On the output side, the extra pixels of a film scan don't always translate into better
printed results because there's no common printing process that reproduces your digital file pixel-for-pixel. Inkjet printers form their image by making up overlapping patterns of ink droplets that blur the pixel boundaries; dye-sublimation printers use a gaseous diffusion process that does the same; and so does printing-press reproduction, in which the image is formed of overlapping screen patterns called rosettes.
The effect of all this -- plus the fact that you're evaluating the output with a wet, jiggly, imprecise little blob of jelly called the human eyeball -- is that there's not much demonstrable benefit in sending your printing device more than 300
output pixels per inch, and most people are quite satisfied with the overall appearance of prints made with 200 output pixels per inch, or even less for larger prints that are seen from long distances. (I can tell you from experience that a 6-megapixel digicam image makes a perfectly acceptable billboard.)
So, if you're routinely making 20 x 30 prints which people are going to examine at close reading distance -- in-store display posters, for example -- then yes, you are going to need a lot more than 10 megapixels, which is why commercial photographers are willing to spend $30,000-plus for those 39-megapixel digital backs.
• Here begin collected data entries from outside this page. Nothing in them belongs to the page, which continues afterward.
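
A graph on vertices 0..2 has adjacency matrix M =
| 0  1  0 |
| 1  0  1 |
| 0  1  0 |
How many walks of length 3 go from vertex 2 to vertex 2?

The number of length-3 walks from vertex 2 to vertex 2 is entry (2,2) of M^3, where M is the adjacency matrix.
M^2 = [[1, 0, 1], [0, 2, 0], [1, 0, 1]]
M^3 = [[0, 2, 0], [2, 0, 2], [0, 2, 0]]

0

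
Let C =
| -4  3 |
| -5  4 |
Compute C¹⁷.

[[-4, 3], [-5, 4]]

C² = I (check: tr C = 0 and det C = -1), so C¹⁷ = C since 17 is odd.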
But the vast majority of us seldom make prints that large -- and for smaller prints, a camera with a lower pixel count produces just as good a final image, because any "extra" pixels are simply thrown away by the printing process.
So, a very common compromise is to buy and use a digital camera that you can afford and that generates enough image data to meet
most of your needs. For the occasional huge, highly-detailed print, it's more cost-effective to keep a medium- or large-format film camera around than to buy a digital back that has capabilities you'll hardly ever use (and is much bulkier and less convenient to use than a more compact digital camera.)
Even the most determined film zealots don't use 8 x 10 sheet film for
everything -- that's why there have always been so many camera sizes and film formats.
It's worth reminding ourselves occasionally that
image quality isn't the same as
picture quality, and that a picture you got with your small, fast-operating camera is always going to be better than the one you missed while setting up your big, cumbersome large-format camera. The same goes for digital as well as film.